Penjualan Elektronika RI Tumbuh 20% Meski Ada Banjir Thailand

- detikFinance
Jumat, 18 Nov 2011 15:20 WIB
Penjualan Elektronika RI Tumbuh 20% Meski Ada Banjir Thailand
Jakarta - Penjualan elektronika dalam negeri diyakini masih akan mengalami pertumbuhan 20% dibandingkan tahun 2010. Meskipun dibayang-bayangi penurunan produksi karena dampak banjir besar Thailand.
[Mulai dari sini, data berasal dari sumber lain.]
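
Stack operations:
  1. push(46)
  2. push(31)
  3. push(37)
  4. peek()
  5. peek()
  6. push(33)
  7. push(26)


push(46) -> [46]
push(31) -> [46, 31]
push(37) -> [46, 31, 37]
peek()->37
peek()->37
push(33) -> [46, 31, 37, 33]
push(26) -> [46, 31, 37, 33, 26]

Final stack: [46, 31, 37, 33, 26]


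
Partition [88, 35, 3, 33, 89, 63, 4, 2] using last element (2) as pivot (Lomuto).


Pivot: 2
Place pivot at 0: [2, 35, 3, 33, 89, 63, 4, 88]

Partitioned: [2, 35, 3, 33, 89, 63, 4, 88]


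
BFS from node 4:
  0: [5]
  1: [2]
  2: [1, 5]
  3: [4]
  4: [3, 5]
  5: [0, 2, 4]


Visit 4, enqueue [3, 5]
Visit 3, enqueue []
Visit 5, enqueue [0, 2]
Visit 0, enqueue []
Visit 2, enqueue [1]
Visit 1, enqueue []

BFS order: [4, 3, 5, 0, 2, 1]


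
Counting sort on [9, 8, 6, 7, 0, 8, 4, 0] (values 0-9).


Input: [9, 8, 6, 7, 0, 8, 4, 0]
Counts: [2, 0, 0, 0, 1, 0, 1, 1, 2, 1]

Sorted: [0, 0, 4, 6, 7, 8, 8, 9]


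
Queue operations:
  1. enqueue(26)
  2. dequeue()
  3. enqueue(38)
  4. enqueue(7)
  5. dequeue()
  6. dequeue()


enqueue(26) -> [26]
dequeue()->26, []
enqueue(38) -> [38]
enqueue(7) -> [38, 7]
dequeue()->38, [7]
dequeue()->7, []

Final queue: []


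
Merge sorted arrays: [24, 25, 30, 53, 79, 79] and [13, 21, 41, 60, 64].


Take 13 from B
Take 21 from B
Take 24 from A
Take 25 from A
Take 30 from A
Take 41 from B
Take 53 from A
Take 60 from B
Take 64 from B

Merged: [13, 21, 24, 25, 30, 41, 53, 60, 64, 79, 79]


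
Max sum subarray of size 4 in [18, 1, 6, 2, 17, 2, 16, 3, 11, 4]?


[0:4]: 27
[1:5]: 26
[2:6]: 27
[3:7]: 37
[4:8]: 38
[5:9]: 32
[6:10]: 34

Max: 38 at [4:8]


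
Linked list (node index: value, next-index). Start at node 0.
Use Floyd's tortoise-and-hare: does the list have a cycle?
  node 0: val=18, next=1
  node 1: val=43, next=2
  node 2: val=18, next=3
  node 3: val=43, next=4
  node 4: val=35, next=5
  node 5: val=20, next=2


Floyd's tortoise (slow, +1) and hare (fast, +2):
  init: slow=0, fast=0
  step 1: slow=1, fast=2
  step 2: slow=2, fast=4
  step 3: slow=3, fast=2
  step 4: slow=4, fast=4
  slow == fast at node 4: cycle detected

Cycle: yes


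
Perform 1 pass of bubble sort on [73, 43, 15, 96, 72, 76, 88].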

Direktur Industri Elektronika dan Telematika Kementerian Perindustrian Chanty Triharso mengatakan secara umum dampak banjir Thailand belum terasa pengaruhnya sampai saat ini. Meskipun ia mengakui ada beberapa informasi memang sebagian impor komponen elektronika yang dibuat di Indonesia berasal dari Thailand.

"Kelihatannya permintaan tahun ini yang naik 20% dibanding tahun lalu akan tercapai," kata Triharso kepada detikFinance, Jumat (18/11/2011)

SCROLL TO CONTINUE WITH CONTENT

Ia mengatakan permintaan produk elektronika tahun ini masih tumbuh pada segmen kebutuhan rumah tangga. Gaya hidup masyarakat Indonesia yang terus berkembang tetap mendongkak penjualan elektronika.

"Yang naik demand-nya terkait dengan lifestyle seperti TV flat, AC supaya adem dan betah di rumah, kulkas untuk simpan makanan biar awet karena sibuk dan mesin cuci," jelasnya.

Sementara itu Wakil Sekretaris Jenderal Federasi Gabungan Elektronika (Gabel) Yeane Keet mengatakan banjir Thailand secara langsung mempengaruhi produksi elektronika di dalam negeri. Hal ini karena banyak anggota Gabel yang masih bergantung pada komponen yang masih di buat di Thailand.

"Dampak banjir pengaruh karena beberapa member Gabel component-nya dari Thailand. Dan mereka harus stop produksi," kata Yeane.

Tahun lalu penjualan elektronika di pasar domestik menembus Rp 23,4 triliun. Dengan target pertumbuhan penjualan tahun ini sebesar 20% maka diperkirakan bisa menembus Rp 28 triliun, sedangkan penjualan elektronika di 2009 lalu tercatat Rp 20 triliun,

Sedangkan selama Januari-September 2011 penjualan elektronika mencakup disc player plus HTIB, audio, kulkas, AC, mesin cuci mencapai Rp 17,4 triliun. Sebagai gambaran penjualan pada bulan September masih didominasi oleh kulkas yang mencapai Rp 451,802 miliar, disusul AC sebesar Rp 279,386 miliar, mesin cuci Rp 230,442 miliar, audio Rp 16,797 miliar, disc player Rp 79,728 miliar dan lain-lain dengan total Rp 2,175 triliun.

Tingginya permintaan produk elektronika secara langsung mendorong pertumbuhan impor produk ini. Berdasarkan data laporan surveyor di pelabuhan muat untuk importir terdaftar bidang elektronika tercatat realisasi impor produk elekronika mencapai US$ 3,16 miliar setara Rp 26,5 triliun atau naik 11,8% dibandingkan periode yang sama tahun sebelumnya yang hanya US$ 2,82 miliar setara Rp 23,8 triliun.